Langkah ini tidak hanya bertujuan memberikan keringanan finansial bagi wajib pajak, tetapi juga menjadi strategi pemerintah daerah untuk meningkatkan kepatuhan masyarakat dalam membayar pajak. Selain itu, program ini diharapkan mampu mengoptimalkan penerimaan Pendapatan Asli Daerah (PAD).

Program pemutihan pajak kendaraan merupakan kebijakan yang menghapus atau mengurangi sanksi administrasi bagi pemilik kendaraan yang menunggak pajak. Dalam banyak kasus, pemilik kendaraan dengan tunggakan bertahun-tahun dapat kembali mengaktifkan status kendaraannya. Mereka hanya perlu membayar pajak pokok tahun berjalan, tanpa dikenakan denda yang biasanya cukup besar.
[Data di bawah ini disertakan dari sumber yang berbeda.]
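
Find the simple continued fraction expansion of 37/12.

[3; 12]

Run the Euclidean algorithm on 37 and 12; the successive quotients are the partial quotients a_0, a_1, ... (each step inverts the fractional part left over by the previous one):
  37 = 3*12 + 1, so a_0 = 3.
  12 = 12*1 + 0, so a_1 = 12.
The remainder reaches 0 after 2 divisions, so the expansion has 2 partial quotients, read off in order.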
Kebijakan serupa terbukti efektif dalam beberapa tahun terakhir. Selain membantu masyarakat yang mengalami kesulitan ekonomi, pemutihan pajak juga mampu meningkatkan penerimaan daerah secara signifikan. Banyak kendaraan yang sebelumnya tidak aktif kini kembali masuk dalam sistem administrasi pajak.

Detail Program Pemutihan Pajak di Aceh

Program pemutihan di Aceh diatur dalam Peraturan Gubernur Aceh Nomor 25 Tahun 2025 tentang Pembebasan Pajak atas Kendaraan Bermotor. Program ini tergolong sangat luas karena mencakup beberapa bentuk pembebasan sekaligus.

Pemerintah Provinsi Aceh memberikan penghapusan 100 persen seluruh tunggakan pokok Pajak Kendaraan Bermotor (PKB). Artinya, pemilik kendaraan yang memiliki tunggakan bertahun-tahun dapat menghapuskan seluruh utang pajaknya.

Namun, terdapat pengecualian untuk pajak tahun berjalan. Pajak tersebut tetap harus dibayar jika kendaraan akan dimutasikan keluar dari wilayah Aceh.